An unknown attacker has exploited a bug in the Verge cryptocurrency network code to mine Verge coins at a very rapid pace and generate funds almost out of thin air.
The Verge development team is preparing a hard-fork of the entire cryptocurrency code to fix the issue and revert the blockchain to a previous state before the attack to neutralize the hacker’s gains.
Verge devs: Not a >51% attack
The incident took place yesterday, and initially, users thought it was a “>51% attack,” an attack where a malicious actor takes control over the more than half of the network nodes, giving himself the power to forge transactions.
Rumors swirled around all day yesterday, as users feared the attacker might use his dominant network position to siphon funds from their accounts.
The Verge team eventually came out and clarified the details surrounding the incident, denouncing rumors of a 51% attack, but not revealing additional info about the real cause of the incident.
Nonetheless, users who looked into the suspicious network activity eventually tracked down what happened, revealing that a mysterious attacker had mined Verge coins at a near impossible speed of 1,560 Verge coins (XVG) per second, the equivalent of $78/s.

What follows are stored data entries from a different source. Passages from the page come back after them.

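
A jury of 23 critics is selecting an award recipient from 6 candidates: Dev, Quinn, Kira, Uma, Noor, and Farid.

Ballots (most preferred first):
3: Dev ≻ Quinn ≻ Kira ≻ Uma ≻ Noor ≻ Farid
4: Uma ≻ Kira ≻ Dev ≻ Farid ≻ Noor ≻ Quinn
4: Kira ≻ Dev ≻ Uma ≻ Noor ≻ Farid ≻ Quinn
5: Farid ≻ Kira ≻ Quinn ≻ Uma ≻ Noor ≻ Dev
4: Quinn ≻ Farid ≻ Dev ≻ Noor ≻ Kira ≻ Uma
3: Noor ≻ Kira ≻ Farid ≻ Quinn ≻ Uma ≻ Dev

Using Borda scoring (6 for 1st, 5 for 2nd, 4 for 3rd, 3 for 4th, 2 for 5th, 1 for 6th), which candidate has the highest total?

Kira

Dev: 3×6 + 4×4 + 4×5 + 5×1 + 4×4 + 3×1 = 78
Quinn: 3×5 + 4×1 + 4×1 + 5×4 + 4×6 + 3×3 = 76
Kira: 3×4 + 4×5 + 4×6 + 5×5 + 4×2 + 3×5 = 104
Uma: 3×3 + 4×6 + 4×4 + 5×3 + 4×1 + 3×2 = 74
Noor: 3×2 + 4×2 + 4×3 + 5×2 + 4×3 + 3×6 = 66
Farid: 3×1 + 4×3 + 4×2 + 5×6 + 4×5 + 3×4 = 85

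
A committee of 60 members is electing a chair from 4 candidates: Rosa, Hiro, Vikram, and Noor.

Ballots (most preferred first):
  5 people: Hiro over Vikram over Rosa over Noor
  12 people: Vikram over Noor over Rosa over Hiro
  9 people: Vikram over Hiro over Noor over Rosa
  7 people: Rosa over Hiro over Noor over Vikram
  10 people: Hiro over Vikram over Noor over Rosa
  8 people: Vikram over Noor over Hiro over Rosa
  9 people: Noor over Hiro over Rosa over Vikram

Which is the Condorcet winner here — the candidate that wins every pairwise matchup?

Hiro

Hiro vs Rosa: 41–19
Hiro vs Vikram: 31–29
Hiro vs Noor: 31–29
Hiro beats every other candidate.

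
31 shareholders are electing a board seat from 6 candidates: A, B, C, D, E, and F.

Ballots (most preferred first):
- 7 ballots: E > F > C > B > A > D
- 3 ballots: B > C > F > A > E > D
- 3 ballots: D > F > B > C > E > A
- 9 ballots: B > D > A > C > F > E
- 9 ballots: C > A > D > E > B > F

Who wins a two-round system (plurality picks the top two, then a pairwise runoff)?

C

Round 1 first-place votes: A 0, B 12, C 9, D 3, E 7, F 0. B and C advance.
Runoff: B is ranked above C on 15 ballots, C above B on 16.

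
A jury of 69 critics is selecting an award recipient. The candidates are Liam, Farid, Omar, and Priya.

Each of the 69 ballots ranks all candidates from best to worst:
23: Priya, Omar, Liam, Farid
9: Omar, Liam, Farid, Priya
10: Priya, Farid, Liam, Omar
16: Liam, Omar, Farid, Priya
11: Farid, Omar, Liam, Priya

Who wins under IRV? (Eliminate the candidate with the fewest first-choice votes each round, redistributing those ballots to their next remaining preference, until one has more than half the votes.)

Round 1: Liam 16, Farid 11, Omar 9, Priya 33. Omar eliminated.
Round 2: Liam 25, Farid 11, Priya 33. Farid eliminated.
Round 3: Liam 36, Priya 33. Liam has a majority (≥35).

Liam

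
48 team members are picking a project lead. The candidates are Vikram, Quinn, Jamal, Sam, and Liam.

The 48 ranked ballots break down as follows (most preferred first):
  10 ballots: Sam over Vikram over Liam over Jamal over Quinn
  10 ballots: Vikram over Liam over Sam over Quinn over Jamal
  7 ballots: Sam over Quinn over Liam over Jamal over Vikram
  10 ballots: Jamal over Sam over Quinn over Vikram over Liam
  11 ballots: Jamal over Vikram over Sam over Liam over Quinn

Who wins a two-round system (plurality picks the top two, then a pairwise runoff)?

Sam

Round 1 first-place votes: Vikram 10, Quinn 0, Jamal 21, Sam 17, Liam 0. Jamal and Sam advance.
Runoff: Jamal is ranked above Sam on 21 ballots, Sam above Jamal on 27.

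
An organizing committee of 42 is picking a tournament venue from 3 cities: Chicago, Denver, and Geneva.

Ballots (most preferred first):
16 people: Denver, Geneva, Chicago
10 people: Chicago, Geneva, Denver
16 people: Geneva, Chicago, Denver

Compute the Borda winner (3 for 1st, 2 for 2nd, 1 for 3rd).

Geneva

Chicago: 16×1 + 10×3 + 16×2 = 78
Denver: 16×3 + 10×1 + 16×1 = 74
Geneva: 16×2 + 10×2 + 16×3 = 100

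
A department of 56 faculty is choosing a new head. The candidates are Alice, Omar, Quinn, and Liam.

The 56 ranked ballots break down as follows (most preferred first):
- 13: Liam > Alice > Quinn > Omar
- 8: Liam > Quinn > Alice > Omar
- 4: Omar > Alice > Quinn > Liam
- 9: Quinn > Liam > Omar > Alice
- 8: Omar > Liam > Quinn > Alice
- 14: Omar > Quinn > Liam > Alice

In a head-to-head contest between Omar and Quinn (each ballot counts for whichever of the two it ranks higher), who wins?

Omar is ranked above Quinn on 26 ballots; Quinn above Omar on 30.

Quinn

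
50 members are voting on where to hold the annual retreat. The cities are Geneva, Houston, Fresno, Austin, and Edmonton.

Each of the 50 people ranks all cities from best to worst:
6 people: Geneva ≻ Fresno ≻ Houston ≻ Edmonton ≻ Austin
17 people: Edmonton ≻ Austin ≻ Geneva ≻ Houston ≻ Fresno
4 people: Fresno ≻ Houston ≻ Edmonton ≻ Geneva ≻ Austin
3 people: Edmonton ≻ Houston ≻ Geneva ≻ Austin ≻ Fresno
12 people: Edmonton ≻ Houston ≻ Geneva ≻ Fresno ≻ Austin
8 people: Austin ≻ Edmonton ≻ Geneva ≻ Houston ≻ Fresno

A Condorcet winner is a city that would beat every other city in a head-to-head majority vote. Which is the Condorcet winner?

Edmonton

Edmonton vs Geneva: 44–6
Edmonton vs Houston: 40–10
Edmonton vs Fresno: 40–10
Edmonton vs Austin: 42–8
Edmonton beats every other city.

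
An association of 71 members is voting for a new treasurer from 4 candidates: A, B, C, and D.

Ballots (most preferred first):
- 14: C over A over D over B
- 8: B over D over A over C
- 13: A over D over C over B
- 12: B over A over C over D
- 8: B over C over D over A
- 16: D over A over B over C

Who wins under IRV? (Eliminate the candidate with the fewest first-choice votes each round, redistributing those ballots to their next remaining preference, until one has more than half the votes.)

D

Round 1: A 13, B 28, C 14, D 16. A eliminated.
Round 2: B 28, C 14, D 29. C eliminated.
Round 3: B 28, D 43. D has a majority (≥36).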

According to unofficial estimations, some users who tracked the illegally mined funds on the Verge blockchain said the hacker appears to have made around 15.6 million Verge coins, which is around $780,000.
News of the hash attack and the fear of a sudden influx of new Verge coins led to a drop of between 7% and 8% in Verge’s exchange rate. According to CoinMarketCap, Verge is today’s 21st largest cryptocurrency based on market cap. This is the second security incident involving the Verge dev team, with a mysterious hack happening last fall.
So – how useless is a virtual currency that backrolls a full day of transactions?